Dan took over as CEO in 1985, with Gene giving him the power to steer the fleet’s direction and to innovate in new ways.
“When the boys came on, they started doing things better than we were doing them,” Gene said. “And they found ways to boost things and make it better. And that continues on.”
This included measuring traffic to improve route planning and implementing automation and computers. In the early ’90s, C.R. England also started to employ Qualcomm’s mobile communications.
Now the fourth generation of Englands are running things. The company specializes in refrigerated transport and has more than 4,000 trucks and 6,000 trailers, generating $1.5 billion per year.
Gene officially retired from driving for the company at 90. He lost his wife June that same year.
“He means so much to this company,” said Gene’s grandson Colin England, C.R. England’s director of accident prevention, in 2023. “And, when it comes to safety, his legacy stands tall. He drove more than 5 million safe miles. All our drivers know his name and legacy as they aspire to join the Gene England Million Miler Club.”
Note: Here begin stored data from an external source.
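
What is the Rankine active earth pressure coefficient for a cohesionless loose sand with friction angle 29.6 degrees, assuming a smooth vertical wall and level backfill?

0.339

K_a = (1 − sin φ)/(1 + sin φ) = (1 − sin 29.6°)/(1 + sin 29.6°) = 0.3387.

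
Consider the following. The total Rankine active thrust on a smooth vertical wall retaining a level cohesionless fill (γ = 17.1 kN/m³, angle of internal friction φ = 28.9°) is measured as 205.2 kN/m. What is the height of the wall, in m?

K_a = 0.3484. P_a = ½ K_a γ H² ⇒ H = √(2P_a/(K_a γ)).
H = √(2×205.2/(0.3484×17.1)) = 8.300 m.

8.30 m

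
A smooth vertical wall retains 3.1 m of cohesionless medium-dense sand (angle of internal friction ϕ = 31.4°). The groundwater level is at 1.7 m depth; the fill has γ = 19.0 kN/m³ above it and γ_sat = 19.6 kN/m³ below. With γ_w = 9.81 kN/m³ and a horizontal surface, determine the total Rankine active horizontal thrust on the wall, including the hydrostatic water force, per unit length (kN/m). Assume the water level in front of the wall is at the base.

K_a = tan²(45° − φ/2) = 0.3149.
γ' = 19.6 − 9.81 = 9.790 kN/m³. Depth below WT = 1.4 m.
σ'_h at WT = K_a γ d_w = 10.17 kPa; at base = 10.17 + K_a γ' × 1.4 = 14.49 kPa.
P₁ (0–1.7 m) = ½×10.17×1.7 = 8.646. P₂ (1.7–3.1 m) = ½(10.17+14.49)×1.4 = 17.26.
P_w = ½ γ_w h₂² = 0.5×9.81×1.4² = 9.614. Total = 8.646+17.26+9.614 = 35.52 kN/m.

35.5 kN/m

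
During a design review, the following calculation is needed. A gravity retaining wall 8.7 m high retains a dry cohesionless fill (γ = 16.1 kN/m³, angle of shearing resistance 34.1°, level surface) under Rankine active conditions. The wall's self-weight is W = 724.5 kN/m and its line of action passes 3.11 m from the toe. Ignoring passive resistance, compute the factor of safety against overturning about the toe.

4.53

K_a = tan²(45° − 34.1°/2) = 0.2815.
P_a = ½K_aγH² = 0.5×0.2815×16.1×8.7² = 171.5 kN/m, acting at H/3 = 2.900 m above the base.
Overturning moment M_o = P_a × H/3 = 171.5 × 2.900 = 497.5.
Resisting moment M_r = W × 3.11 = 724.5 × 3.11 = 2253.
FS_overturning = M_r/M_o = 2253/497.5 = 4.529.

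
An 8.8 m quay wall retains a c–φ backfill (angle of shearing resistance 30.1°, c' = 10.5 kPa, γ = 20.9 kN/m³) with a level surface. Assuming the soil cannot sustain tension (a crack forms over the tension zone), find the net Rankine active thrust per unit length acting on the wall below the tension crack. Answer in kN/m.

K_a = 0.3320; √K_a = 0.5762.
Tension-crack depth z_c = 2c/(γ√K_a) = 2×10.5/(20.9×0.5762) = 1.744 m.
σ_a at base = K_a γ H − 2c√K_a = 0.3320×20.9×8.8 − 2×10.5×0.5762 = 48.96 kPa.
P_a = ½ × 48.96 × (H − z_c) = 0.5×48.96×7.056 = 172.7 kN/m.

173 kN/m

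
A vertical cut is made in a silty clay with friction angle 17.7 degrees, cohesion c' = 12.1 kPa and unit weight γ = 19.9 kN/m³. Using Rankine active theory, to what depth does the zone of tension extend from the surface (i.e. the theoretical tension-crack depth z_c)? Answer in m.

1.66 m

K_a = tan²(45° − 17.7°/2) = 0.5337; √K_a = 0.7306.
The active pressure is zero where K_a γ z = 2c√K_a, so z_c = 2c/(γ√K_a) = 2×12.1/(19.9×0.7306) = 1.665 m.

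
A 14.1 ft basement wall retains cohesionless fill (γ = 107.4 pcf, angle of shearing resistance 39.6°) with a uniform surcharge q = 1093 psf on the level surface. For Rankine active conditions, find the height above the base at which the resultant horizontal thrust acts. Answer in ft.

K_a = 0.2214.
Triangular part P₁ = ½K_aγH² = 2364 at H/3 = 4.700 ft; rectangular part P₂ = K_a q H = 3413 at H/2 = 7.050 ft.
ȳ = (P₁·4.700 + P₂·7.050)/(P₁+P₂) = 6.088 ft.

6.09 ft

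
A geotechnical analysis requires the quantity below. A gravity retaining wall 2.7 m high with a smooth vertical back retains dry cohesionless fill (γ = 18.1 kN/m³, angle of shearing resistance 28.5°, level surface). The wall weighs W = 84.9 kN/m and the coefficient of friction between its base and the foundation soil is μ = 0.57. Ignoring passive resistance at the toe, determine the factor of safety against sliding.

2.07

K_a = tan²(45° − 28.5°/2) = 0.3540.
P_a = ½K_aγH² = 0.5×0.3540×18.1×2.7² = 23.35 kN/m, acting at H/3 = 0.9000 m above the base.
FS_sliding = μW / P_a = 0.57×84.9 / 23.35 = 2.072.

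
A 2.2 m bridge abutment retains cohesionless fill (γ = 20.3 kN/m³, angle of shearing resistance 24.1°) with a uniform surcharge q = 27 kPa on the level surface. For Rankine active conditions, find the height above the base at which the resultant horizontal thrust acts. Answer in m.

K_a = 0.4201.
Triangular part P₁ = ½K_aγH² = 20.64 at H/3 = 0.7333 m; rectangular part P₂ = K_a q H = 24.96 at H/2 = 1.100 m.
ȳ = (P₁·0.7333 + P₂·1.100)/(P₁+P₂) = 0.9340 m.

0.934 m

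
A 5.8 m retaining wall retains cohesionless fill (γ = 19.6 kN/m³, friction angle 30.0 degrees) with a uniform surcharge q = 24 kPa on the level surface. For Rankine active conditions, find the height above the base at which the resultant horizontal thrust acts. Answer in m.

2.22 m

K_a = 0.3333.
Triangular part P₁ = ½K_aγH² = 109.9 at H/3 = 1.933 m; rectangular part P₂ = K_a q H = 46.40 at H/2 = 2.900 m.
ȳ = (P₁·1.933 + P₂·2.900)/(P₁+P₂) = 2.220 m.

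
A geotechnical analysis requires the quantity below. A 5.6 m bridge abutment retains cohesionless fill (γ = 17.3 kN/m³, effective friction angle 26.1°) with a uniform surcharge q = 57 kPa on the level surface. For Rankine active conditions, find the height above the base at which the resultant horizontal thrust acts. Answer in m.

2.37 m

K_a = 0.3889.
Triangular part P₁ = ½K_aγH² = 105.5 at H/3 = 1.867 m; rectangular part P₂ = K_a q H = 124.2 at H/2 = 2.800 m.
ȳ = (P₁·1.867 + P₂·2.800)/(P₁+P₂) = 2.371 m.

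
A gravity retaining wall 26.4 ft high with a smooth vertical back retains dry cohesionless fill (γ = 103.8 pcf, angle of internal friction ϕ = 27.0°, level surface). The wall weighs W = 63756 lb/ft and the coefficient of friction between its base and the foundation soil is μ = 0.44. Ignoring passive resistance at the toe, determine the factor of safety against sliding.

K_a = tan²(45° − 27.0°/2) = 0.3755.
P_a = ½K_aγH² = 0.5×0.3755×103.8×26.4² = 13580 lb/ft, acting at H/3 = 8.800 ft above the base.
FS_sliding = μW / P_a = 0.44×63756 / 13580 = 2.065.

2.07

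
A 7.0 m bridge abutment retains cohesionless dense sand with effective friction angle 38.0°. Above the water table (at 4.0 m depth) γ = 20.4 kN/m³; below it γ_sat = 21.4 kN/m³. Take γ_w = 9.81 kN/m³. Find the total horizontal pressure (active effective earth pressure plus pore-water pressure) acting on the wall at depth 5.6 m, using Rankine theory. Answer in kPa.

39.5 kPa

K_a = (1 − sin φ)/(1 + sin φ) = 0.2379.
γ' = 21.4 − 9.81 = 11.59 kN/m³.
Effective vertical stress at 5.6 m: σ'_v = 20.4×4.0 + 11.59×1.60 = 100.1 kPa.
σ'_h = K_a σ'_v = 0.2379 × 100.1 = 23.82 kPa; u = γ_w × 1.60 = 15.70 kPa.
Total σ_h = 23.82 + 15.70 = 39.52 kPa.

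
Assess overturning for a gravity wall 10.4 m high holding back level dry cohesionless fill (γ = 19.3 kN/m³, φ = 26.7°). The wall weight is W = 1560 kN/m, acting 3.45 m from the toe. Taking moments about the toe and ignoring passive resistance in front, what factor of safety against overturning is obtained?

K_a = tan²(45° − 26.7°/2) = 0.3800.
P_a = ½K_aγH² = 0.5×0.3800×19.3×10.4² = 396.6 kN/m, acting at H/3 = 3.467 m above the base.
Overturning moment M_o = P_a × H/3 = 396.6 × 3.467 = 1375.
Resisting moment M_r = W × 3.45 = 1560 × 3.45 = 5382.
FS_overturning = M_r/M_o = 5382/1375 = 3.915.

3.91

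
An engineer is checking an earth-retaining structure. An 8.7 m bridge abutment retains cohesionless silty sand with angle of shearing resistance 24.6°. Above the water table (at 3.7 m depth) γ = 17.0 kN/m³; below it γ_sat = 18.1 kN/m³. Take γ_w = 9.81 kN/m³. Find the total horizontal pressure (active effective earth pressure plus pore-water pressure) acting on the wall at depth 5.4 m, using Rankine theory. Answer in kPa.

K_a = (1 − sin φ)/(1 + sin φ) = 0.4121.
γ' = 18.1 − 9.81 = 8.290 kN/m³.
Effective vertical stress at 5.4 m: σ'_v = 17.0×3.7 + 8.290×1.70 = 76.99 kPa.
σ'_h = K_a σ'_v = 0.4121 × 76.99 = 31.73 kPa; u = γ_w × 1.70 = 16.68 kPa.
Total σ_h = 31.73 + 16.68 = 48.41 kPa.

48.4 kPa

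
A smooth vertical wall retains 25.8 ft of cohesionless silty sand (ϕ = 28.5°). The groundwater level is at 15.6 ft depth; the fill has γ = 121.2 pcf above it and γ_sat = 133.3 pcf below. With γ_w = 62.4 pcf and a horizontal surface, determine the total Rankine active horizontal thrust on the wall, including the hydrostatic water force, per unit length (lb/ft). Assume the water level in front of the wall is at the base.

16600 lb/ft

K_a = tan²(45° − φ/2) = 0.3540.
γ' = 133.3 − 62.4 = 70.90 pcf. Depth below WT = 10.2 ft.
σ'_h at WT = K_a γ d_w = 669.2 psf; at base = 669.2 + K_a γ' × 10.2 = 925.2 psf.
P₁ (0–15.6 ft) = ½×669.2×15.6 = 5220. P₂ (15.6–25.8 ft) = ½(669.2+925.2)×10.2 = 8132.
P_w = ½ γ_w h₂² = 0.5×62.4×10.2² = 3246. Total = 5220+8132+3246 = 16600 lb/ft.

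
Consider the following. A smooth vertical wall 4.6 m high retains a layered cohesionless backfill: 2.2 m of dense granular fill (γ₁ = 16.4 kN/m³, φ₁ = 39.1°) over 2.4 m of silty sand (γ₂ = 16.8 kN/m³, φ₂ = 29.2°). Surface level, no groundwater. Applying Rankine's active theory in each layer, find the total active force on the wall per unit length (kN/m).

55.4 kN/m

K_a1 = tan²(45°−39.1°/2) = 0.2265; K_a2 = tan²(45°−29.2°/2) = 0.3442.
Layer 1: σ at base = K_a1 γ₁ h₁ = 8.172 kPa; P₁ = ½×8.172×2.2 = 8.989.
Layer 2: σ_v at top = γ₁h₁ = 36.08; σ_h top = K_a2×36.08 = 12.42; σ_h base = K_a2×(36.08+16.8×2.4) = 26.30.
P₂ = ½(12.42+26.30)×2.4 = 46.46. Total P_a = 8.989+46.46 = 55.45 kN/m.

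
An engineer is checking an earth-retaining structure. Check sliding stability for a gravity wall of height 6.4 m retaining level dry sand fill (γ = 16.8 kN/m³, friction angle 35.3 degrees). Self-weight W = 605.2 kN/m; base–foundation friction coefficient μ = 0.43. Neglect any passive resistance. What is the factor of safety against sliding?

K_a = tan²(45° − 35.3°/2) = 0.2675.
P_a = ½K_aγH² = 0.5×0.2675×16.8×6.4² = 92.05 kN/m, acting at H/3 = 2.133 m above the base.
FS_sliding = μW / P_a = 0.43×605.2 / 92.05 = 2.827.

2.83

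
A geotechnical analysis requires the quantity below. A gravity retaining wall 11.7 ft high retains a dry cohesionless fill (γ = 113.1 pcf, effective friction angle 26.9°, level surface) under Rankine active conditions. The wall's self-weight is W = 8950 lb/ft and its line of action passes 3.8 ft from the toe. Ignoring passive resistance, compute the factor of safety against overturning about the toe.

K_a = tan²(45° − 26.9°/2) = 0.3770.
P_a = ½K_aγH² = 0.5×0.3770×113.1×11.7² = 2918 lb/ft, acting at H/3 = 3.900 ft above the base.
Overturning moment M_o = P_a × H/3 = 2918 × 3.900 = 11380.
Resisting moment M_r = W × 3.8 = 8950 × 3.8 = 34010.
FS_overturning = M_r/M_o = 34010/11380 = 2.988.

2.99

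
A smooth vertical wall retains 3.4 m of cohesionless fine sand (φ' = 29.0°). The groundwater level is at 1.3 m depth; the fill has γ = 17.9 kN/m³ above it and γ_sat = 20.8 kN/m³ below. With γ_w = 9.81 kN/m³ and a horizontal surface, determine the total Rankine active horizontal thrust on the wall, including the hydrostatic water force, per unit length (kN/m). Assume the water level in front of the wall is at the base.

52.2 kN/m

K_a = tan²(45° − φ/2) = 0.3470.
γ' = 20.8 − 9.81 = 10.99 kN/m³. Depth below WT = 2.1 m.
σ'_h at WT = K_a γ d_w = 8.074 kPa; at base = 8.074 + K_a γ' × 2.1 = 16.08 kPa.
P₁ (0–1.3 m) = ½×8.074×1.3 = 5.248. P₂ (1.3–3.4 m) = ½(8.074+16.08)×2.1 = 25.36.
P_w = ½ γ_w h₂² = 0.5×9.81×2.1² = 21.63. Total = 5.248+25.36+21.63 = 52.24 kN/m.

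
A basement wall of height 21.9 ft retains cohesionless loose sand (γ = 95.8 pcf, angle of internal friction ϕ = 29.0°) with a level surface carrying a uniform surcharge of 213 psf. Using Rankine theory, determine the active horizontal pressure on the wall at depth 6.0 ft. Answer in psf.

273 psf

K_a = (1 − sin φ)/(1 + sin φ) = 0.3470.
σ_v = γz + q = 95.8 × 6.0 + 213 = 787.8 psf.
σ_h = K_a σ_v = 0.3470 × 787.8 = 273.3 psf.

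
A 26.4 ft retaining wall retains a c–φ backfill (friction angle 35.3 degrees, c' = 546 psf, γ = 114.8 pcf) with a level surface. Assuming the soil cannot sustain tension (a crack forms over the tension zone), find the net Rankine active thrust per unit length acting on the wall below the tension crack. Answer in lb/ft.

K_a = 0.2675; √K_a = 0.5172.
Tension-crack depth z_c = 2c/(γ√K_a) = 2×546/(114.8×0.5172) = 18.39 ft.
σ_a at base = K_a γ H − 2c√K_a = 0.2675×114.8×26.4 − 2×546×0.5172 = 246.0 psf.
P_a = ½ × 246.0 × (H − z_c) = 0.5×246.0×8.010 = 985.3 lb/ft.

985 lb/ft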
In 2017, Gene published his autobiography, “A Life Blessed.” He continued to come into the office a few times a week even at age 104. When we interviewed him and asked why he hadn’t given up this life of trucking, he said, “It's been a wonderful dream come true…it became a wonderful situation that's just gone on and on and on.”
Even as its size and success gets bigger every generation, the family-run business has kept thw two sides from negatively impacting the other.
Dan England, now company chairman, noted how important “keeping harmony in the family and life” is to the Englands, no doubt something passed on to him by his father.